Can someone explain what is happening?

use strict;
use warnings;

$| = 1;
#my $buff;

foreach (1..2) {
    print "starting iteration $_\n";
    my $buff;
    open(my $TMPBUF,'>',\$buff) || die "open, $!\n";
    print {$TMPBUF} "$_\n";
    close($TMPBUF);

#   print "buff=>$buff<\n";
}

Output::
starting iteration 1
starting iteration 2
Use of uninitialized value in open at j.pl line 10.
0
Reply Mark 4/5/2011 10:27:54 PM

On 2011-04-05 22:27, Mark <google@markginsburg.com> wrote:
> I get "Use of uninitialized value in open" the second time through the
> loop.  However, if I declare $buff before the loop (and not in the
> loop), I don't get the error.
>
> Can someone explain what is happening?
[...]
> foreach (1..2) {
>     print "starting iteration $_\n";
>     my $buff;
>     open(my $TMPBUF,'>',\$buff) || die "open, $!\n";
[...]
> }
>
> Output::
> starting iteration 1
> starting iteration 2
> Use of uninitialized value in open at j.pl line 10.

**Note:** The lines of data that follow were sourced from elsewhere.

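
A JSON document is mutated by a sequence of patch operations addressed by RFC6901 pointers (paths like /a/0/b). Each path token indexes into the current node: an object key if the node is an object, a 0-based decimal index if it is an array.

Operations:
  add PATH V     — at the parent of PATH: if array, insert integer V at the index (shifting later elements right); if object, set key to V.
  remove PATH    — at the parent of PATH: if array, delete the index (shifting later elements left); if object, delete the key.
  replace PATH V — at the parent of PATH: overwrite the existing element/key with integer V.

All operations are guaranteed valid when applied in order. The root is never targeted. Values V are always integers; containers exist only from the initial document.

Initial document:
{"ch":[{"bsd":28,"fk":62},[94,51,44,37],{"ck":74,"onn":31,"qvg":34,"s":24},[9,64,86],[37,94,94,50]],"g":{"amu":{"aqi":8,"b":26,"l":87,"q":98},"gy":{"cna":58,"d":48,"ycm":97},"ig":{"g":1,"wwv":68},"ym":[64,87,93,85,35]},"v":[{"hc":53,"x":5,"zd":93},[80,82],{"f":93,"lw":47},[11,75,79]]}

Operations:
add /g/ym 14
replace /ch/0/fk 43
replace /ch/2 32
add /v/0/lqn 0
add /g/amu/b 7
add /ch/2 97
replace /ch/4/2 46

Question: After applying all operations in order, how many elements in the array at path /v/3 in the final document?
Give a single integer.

Answer: 3

Derivation:
After op 1 (add /g/ym 14): {"ch":[{"bsd":28,"fk":62},[94,51,44,37],{"ck":74,"onn":31,"qvg":34,"s":24},[9,64,86],[37,94,94,50]],"g":{"amu":{"aqi":8,"b":26,"l":87,"q":98},"gy":{"cna":58,"d":48,"ycm":97},"ig":{"g":1,"wwv":68},"ym":14},"v":[{"hc":53,"x":5,"zd":93},[80,82],{"f":93,"lw":47},[11,75,79]]}
After op 2 (replace /ch/0/fk 43): {"ch":[{"bsd":28,"fk":43},[94,51,44,37],{"ck":74,"onn":31,"qvg":34,"s":24},[9,64,86],[37,94,94,50]],"g":{"amu":{"aqi":8,"b":26,"l":87,"q":98},"gy":{"cna":58,"d":48,"ycm":97},"ig":{"g":1,"wwv":68},"ym":14},"v":[{"hc":53,"x":5,"zd":93},[80,82],{"f":93,"lw":47},[11,75,79]]}
After op 3 (replace /ch/2 32): {"ch":[{"bsd":28,"fk":43},[94,51,44,37],32,[9,64,86],[37,94,94,50]],"g":{"amu":{"aqi":8,"b":26,"l":87,"q":98},"gy":{"cna":58,"d":48,"ycm":97},"ig":{"g":1,"wwv":68},"ym":14},"v":[{"hc":53,"x":5,"zd":93},[80,82],{"f":93,"lw":47},[11,75,79]]}
After op 4 (add /v/0/lqn 0): {"ch":[{"bsd":28,"fk":43},[94,51,44,37],32,[9,64,86],[37,94,94,50]],"g":{"amu":{"aqi":8,"b":26,"l":87,"q":98},"gy":{"cna":58,"d":48,"ycm":97},"ig":{"g":1,"wwv":68},"ym":14},"v":[{"hc":53,"lqn":0,"x":5,"zd":93},[80,82],{"f":93,"lw":47},[11,75,79]]}
After op 5 (add /g/amu/b 7): {"ch":[{"bsd":28,"fk":43},[94,51,44,37],32,[9,64,86],[37,94,94,50]],"g":{"amu":{"aqi":8,"b":7,"l":87,"q":98},"gy":{"cna":58,"d":48,"ycm":97},"ig":{"g":1,"wwv":68},"ym":14},"v":[{"hc":53,"lqn":0,"x":5,"zd":93},[80,82],{"f":93,"lw":47},[11,75,79]]}
After op 6 (add /ch/2 97): {"ch":[{"bsd":28,"fk":43},[94,51,44,37],97,32,[9,64,86],[37,94,94,50]],"g":{"amu":{"aqi":8,"b":7,"l":87,"q":98},"gy":{"cna":58,"d":48,"ycm":97},"ig":{"g":1,"wwv":68},"ym":14},"v":[{"hc":53,"lqn":0,"x":5,"zd":93},[80,82],{"f":93,"lw":47},[11,75,79]]}
After op 7 (replace /ch/4/2 46): {"ch":[{"bsd":28,"fk":43},[94,51,44,37],97,32,[9,64,46],[37,94,94,50]],"g":{"amu":{"aqi":8,"b":7,"l":87,"q":98},"gy":{"cna":58,"d":48,"ycm":97},"ig":{"g":1,"wwv":68},"ym":14},"v":[{"hc":53,"lqn":0,"x":5,"zd":93},[80,82],{"f":93,"lw":47},[11,75,79]]}
Size at path /v/3: 3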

I get this warning with perl 5.8.8 but not with 5.10.1, so I guess it's
a bug which was fixed in perl 5.10. 

As a workaround you can just assign an empty string to $buff:

    my $buff = "";

    	hp
0
Reply Peter 4/6/2011 7:26:56 AM


Peter J. Holzer <hjp-usenet2@hjp.at> wrote:
> On 2011-04-05 22:27, Mark <google@markginsburg.com> wrote:
>> I get "Use of uninitialized value in open" the second time through the
>> loop.  However, if I declare $buff before the loop (and not in the
>> loop), I don't get the error.
>>
>> Can someone explain what is happening?
> [...]
>> foreach (1..2) {
>>     print "starting iteration $_\n";
>>     my $buff;
>>     open(my $TMPBUF,'>',\$buff) || die "open, $!\n";
> [...]
>> }
>>
>> Output::
>> starting iteration 1
>> starting iteration 2
>> Use of uninitialized value in open at j.pl line 10.
>
> I get this warning with perl 5.8.8 but not with 5.10.1, so I guess it's
> a bug which was fixed in perl 5.10. 


I get it with 5.10.0, so it must have been 5.10.1 that fixed it...


-- 
Tad McClellan
email: perl -le "print scalar reverse qq/moc.liamg\100cm.j.dat/"
The above message is a Usenet post.
I don't recall having given anyone permission to use it on a Web site.